On the left, the age discrimination found by the regular expressions. On the right, the age discrimination found by GPT.
We then used this dataset to fine-tune GPT in order to create a much larger labeled dataset. This resulted in 100,000 sentences, of which 2,504 received a positive label. At this point, we divided discrimination into four categories:
- Age discrimination (2,100), consisting of direct phrases like “you are at least ... old”, but mostly indirect phrases such as “we are looking for a young person”.
- Health discrimination (122), consisting of sentences like “you need to be fit” without specifying why.
- Tone of voice (221), where slang is used to attract younger applicants and discourage older ones.
- Justified discrimination (60), sentences that ask the applicant to be of a certain age or be physically fit due to the nature of the job.

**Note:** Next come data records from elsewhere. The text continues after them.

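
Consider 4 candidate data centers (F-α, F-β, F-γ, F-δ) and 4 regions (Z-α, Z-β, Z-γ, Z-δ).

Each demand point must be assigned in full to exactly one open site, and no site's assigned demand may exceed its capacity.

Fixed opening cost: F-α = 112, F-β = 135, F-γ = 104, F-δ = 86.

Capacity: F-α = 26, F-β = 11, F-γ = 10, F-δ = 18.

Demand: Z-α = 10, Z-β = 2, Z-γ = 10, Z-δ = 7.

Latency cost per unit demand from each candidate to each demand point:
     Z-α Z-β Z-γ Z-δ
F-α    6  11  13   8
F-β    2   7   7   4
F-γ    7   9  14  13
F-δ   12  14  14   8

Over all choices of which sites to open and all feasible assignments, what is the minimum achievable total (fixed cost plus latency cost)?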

After creating this dataset, many iterations followed in which we manually improved the data. We mainly focused on the positive labels, because the number of non-discriminative sentences was too large to review manually. Textmetrics did not have the resources for a large annotation project with many annotators, so using GPT to create a labeled dataset was far more feasible. We compared its performance with the original regular expressions to validate the results. A disadvantage of this technique is that false negatives remain largely unknown, and not all false positives are corrected. In the next step, we aimed to reduce those false positives further.
Results
We trained five BERT models using cross-validation on a representative set of 5,000 non-discriminative sentences and 1,945 discriminative sentences. By examining the wrong predictions from all models, we were able to refine the labeled dataset even more. Below is a confusion matrix of the five combined models:
In the end, we decided to split the workflow into two BERT models: first, a model detecting age discrimination, health discrimination, and tone of voice; second, a model deciding whether the detected discrimination is justified or not. Note that this method works at sentence level, so it does not take surrounding sentences into account. A justification therefore needs to appear in the same sentence. Below are the final confusion matrices:
Discussion
This project shows that fine-tuning a BERT model achieves adequate results for a sentence-level prediction task such as detecting age discrimination. It also means you are not tied to a paid LLM in production. We did, however, use GPT strategically to create a labeled dataset once, instead of investing the time and resources required for a large manual annotation project.